La Juve ha due volti. Come Due Facce, il villain di Batman. Da una parte, una trattativa estenuante. Una telenovela, tra le più lunghe che il calcio italiano ricordi. Dall’altra, invece, un blitz in perfetto stile del tandem Carnevali-Massara. La Vecchia Signora è scatenata. In un paio di ore ha chiuso Kolo Muani. E ha anche trovato l’accordo con il Bayer Leverkusen per l’acquisto di Kerim Alajbegovic, il fantasista che ha fatto impazzire la difesa azzurra nello spareggio mondiale tra Bosnia e Italia. Un doppio colpo micidiale e fondamentale. A pochi giorni dalla partenza per la tournée estiva, Madama ha infatti soddisfatto le prime richieste di Luciano Spalletti. E il tecnico bianconero può finalmente tirare un sospiro di sollievo. Partiamo dal più atteso. Randal Kolo Muani sarà un giocatore della Juventus. Anche se, in questo caso, il condizionale è doveroso.
Questa vicenda ci ha abituati a tutto e al contrario di tutto. Firme e visite mediche permettendo, questa volta sembra davvero finita. L’ad bianconero Giovanni Carnevali, grazie a un intenso sforzo diplomatico, è riuscito a ricucire i rapporti con il patron del Paris Saint Germain. E ha accontentato le sue richeste economiche. La Vecchia Signora sborserà una cifra intorno ai 50 milioni di euro: 4 per il prestito, 34 per il riscatto obbligatorio, fino a 12 di bonus. Per l’attaccante, invece, è pronto un quinquennale con un ingaggio da circa 5 milioni di euro netti all’anno.
Per Kolo si tratta di un ritorno sotto la Mole. Il francese aveva già vestito la maglia bianconera tra gennaio 2025 e il luglio dello stesso anno realizzando 10 gol in 22 presenze e convincendo tutto l’ambiente. Ma la Juve non era riuscita a trattenerlo a Torino, nonostante il corteggiamento durato ben due sessioni di calciomercato. Lui però ha tenuto fede alla promessa fatta al club bianconero. E alla fine il matrimonio si è consumato. Con l’arrivo del francese, Spalletti può finalmente contare su un centravanti con caratteristiche che corrispondono alle sue richieste. E, dal canto suo, la dirigenza bianconera può accantonare una volta per tutte la suggestione Dusan Vlahovic che, nonostante le sirene turche, al momento è ancora senza squadra.

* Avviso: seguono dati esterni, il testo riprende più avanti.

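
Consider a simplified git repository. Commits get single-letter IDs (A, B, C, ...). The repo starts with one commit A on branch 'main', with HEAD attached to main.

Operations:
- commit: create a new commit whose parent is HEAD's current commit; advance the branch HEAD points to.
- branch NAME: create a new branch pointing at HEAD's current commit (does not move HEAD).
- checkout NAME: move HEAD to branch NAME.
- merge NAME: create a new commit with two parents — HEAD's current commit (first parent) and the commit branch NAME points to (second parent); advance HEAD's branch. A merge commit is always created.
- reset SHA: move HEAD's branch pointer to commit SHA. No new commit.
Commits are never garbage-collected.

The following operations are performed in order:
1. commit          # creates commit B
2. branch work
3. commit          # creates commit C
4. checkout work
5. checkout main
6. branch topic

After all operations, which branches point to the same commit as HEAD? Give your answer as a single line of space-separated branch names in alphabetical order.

After op 1 (commit): HEAD=main@B [main=B]
After op 2 (branch): HEAD=main@B [main=B work=B]
After op 3 (commit): HEAD=main@C [main=C work=B]
After op 4 (checkout): HEAD=work@B [main=C work=B]
After op 5 (checkout): HEAD=main@C [main=C work=B]
After op 6 (branch): HEAD=main@C [main=C topic=C work=B]

Answer: main topic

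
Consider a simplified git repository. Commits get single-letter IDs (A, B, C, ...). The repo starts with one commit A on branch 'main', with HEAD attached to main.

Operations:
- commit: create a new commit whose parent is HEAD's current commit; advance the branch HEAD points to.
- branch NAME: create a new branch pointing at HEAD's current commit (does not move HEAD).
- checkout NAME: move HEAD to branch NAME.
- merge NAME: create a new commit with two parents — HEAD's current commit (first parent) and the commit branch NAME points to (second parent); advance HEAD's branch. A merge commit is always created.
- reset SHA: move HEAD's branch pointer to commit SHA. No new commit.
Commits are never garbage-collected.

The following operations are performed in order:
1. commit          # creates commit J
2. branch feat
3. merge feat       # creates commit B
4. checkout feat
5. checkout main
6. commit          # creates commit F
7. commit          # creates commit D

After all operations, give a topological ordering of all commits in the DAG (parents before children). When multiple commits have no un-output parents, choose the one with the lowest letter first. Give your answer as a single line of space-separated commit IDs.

Answer: A J B F D

Derivation:
After op 1 (commit): HEAD=main@J [main=J]
After op 2 (branch): HEAD=main@J [feat=J main=J]
After op 3 (merge): HEAD=main@B [feat=J main=B]
After op 4 (checkout): HEAD=feat@J [feat=J main=B]
After op 5 (checkout): HEAD=main@B [feat=J main=B]
After op 6 (commit): HEAD=main@F [feat=J main=F]
After op 7 (commit): HEAD=main@D [feat=J main=D]
commit A: parents=[]
commit B: parents=['J', 'J']
commit D: parents=['F']
commit F: parents=['B']
commit J: parents=['A']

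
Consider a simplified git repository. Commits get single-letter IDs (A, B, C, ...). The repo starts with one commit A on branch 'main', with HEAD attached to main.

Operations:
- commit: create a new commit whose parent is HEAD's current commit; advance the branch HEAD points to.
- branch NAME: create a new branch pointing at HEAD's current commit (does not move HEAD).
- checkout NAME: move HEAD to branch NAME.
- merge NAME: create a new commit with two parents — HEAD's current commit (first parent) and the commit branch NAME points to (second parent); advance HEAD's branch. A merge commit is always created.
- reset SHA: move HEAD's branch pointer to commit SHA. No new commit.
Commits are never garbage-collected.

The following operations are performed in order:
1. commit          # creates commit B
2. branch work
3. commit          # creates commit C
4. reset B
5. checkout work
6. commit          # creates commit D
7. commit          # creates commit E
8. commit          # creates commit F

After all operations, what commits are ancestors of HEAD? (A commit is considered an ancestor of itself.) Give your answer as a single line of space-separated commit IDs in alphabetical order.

Answer: A B D E F

Derivation:
After op 1 (commit): HEAD=main@B [main=B]
After op 2 (branch): HEAD=main@B [main=B work=B]
After op 3 (commit): HEAD=main@C [main=C work=B]
After op 4 (reset): HEAD=main@B [main=B work=B]
After op 5 (checkout): HEAD=work@B [main=B work=B]
After op 6 (commit): HEAD=work@D [main=B work=D]
After op 7 (commit): HEAD=work@E [main=B work=E]
After op 8 (commit): HEAD=work@F [main=B work=F]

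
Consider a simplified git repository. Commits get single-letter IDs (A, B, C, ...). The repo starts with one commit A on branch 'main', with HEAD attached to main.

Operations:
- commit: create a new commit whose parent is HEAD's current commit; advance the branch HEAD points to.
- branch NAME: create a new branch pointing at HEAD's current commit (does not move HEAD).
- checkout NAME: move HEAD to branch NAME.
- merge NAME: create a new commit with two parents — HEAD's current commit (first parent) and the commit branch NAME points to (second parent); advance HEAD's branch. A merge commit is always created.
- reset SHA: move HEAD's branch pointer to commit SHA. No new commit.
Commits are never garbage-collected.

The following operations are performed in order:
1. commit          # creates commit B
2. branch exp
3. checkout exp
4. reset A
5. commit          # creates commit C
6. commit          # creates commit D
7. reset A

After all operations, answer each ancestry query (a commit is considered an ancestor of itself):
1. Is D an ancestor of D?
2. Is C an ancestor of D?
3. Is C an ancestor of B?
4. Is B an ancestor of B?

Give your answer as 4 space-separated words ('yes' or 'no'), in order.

After op 1 (commit): HEAD=main@B [main=B]
After op 2 (branch): HEAD=main@B [exp=B main=B]
After op 3 (checkout): HEAD=exp@B [exp=B main=B]
After op 4 (reset): HEAD=exp@A [exp=A main=B]
After op 5 (commit): HEAD=exp@C [exp=C main=B]
After op 6 (commit): HEAD=exp@D [exp=D main=B]
After op 7 (reset): HEAD=exp@A [exp=A main=B]
ancestors(D) = {A,C,D}; D in? yes
ancestors(D) = {A,C,D}; C in? yes
ancestors(B) = {A,B}; C in? no
ancestors(B) = {A,B}; B in? yes

Answer: yes yes no yes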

Su Alajbegovic, invece, la Juve si è mossa nell’ombra con una operazione lampo come ha fatto per Zeki Çelik. E ha sfruttato gli ottimi rapporti con Miralem Pjanic, che ha assistito il classe 2007 nella trattativa. Per il bosniaco i bianconeri spenderanno oltre 30 milioni di euro più bonus, più una percentuale sulla futura rivendita. Il giocatore potrebbe presentarsi alla Continassa già in giornata per sostenere le visite di rito al J|Medical e firmare il contratto.
Il bomber e il fantasista sono due pedine fondamentali nello scacchiere di Spalletti. Ma ancora non bastano. Il mercato della Juve è appena iniziato. Dopo il disastro della scorsa stagione, i bianconeri hanno l’obbligo di tornare subito in Champions. L’Europa che conta, però, passa da almeno altri quattro acquisti. Uno per ogni reparto. Con una sola urgenza: il portiere. Prima, però, la società dovrà sfoltire la rosa per liberarsi di alcuni ingaggi insostenibili. Un compito, forse, ancor più difficile rispetto al doppio colpo Kolo-Alajbegovic. Ma sarà soprattutto dalle cessioni che verrà giudicato il lavoro del tandem Carnevali-Massara. E, forse, anche la prossima stagione.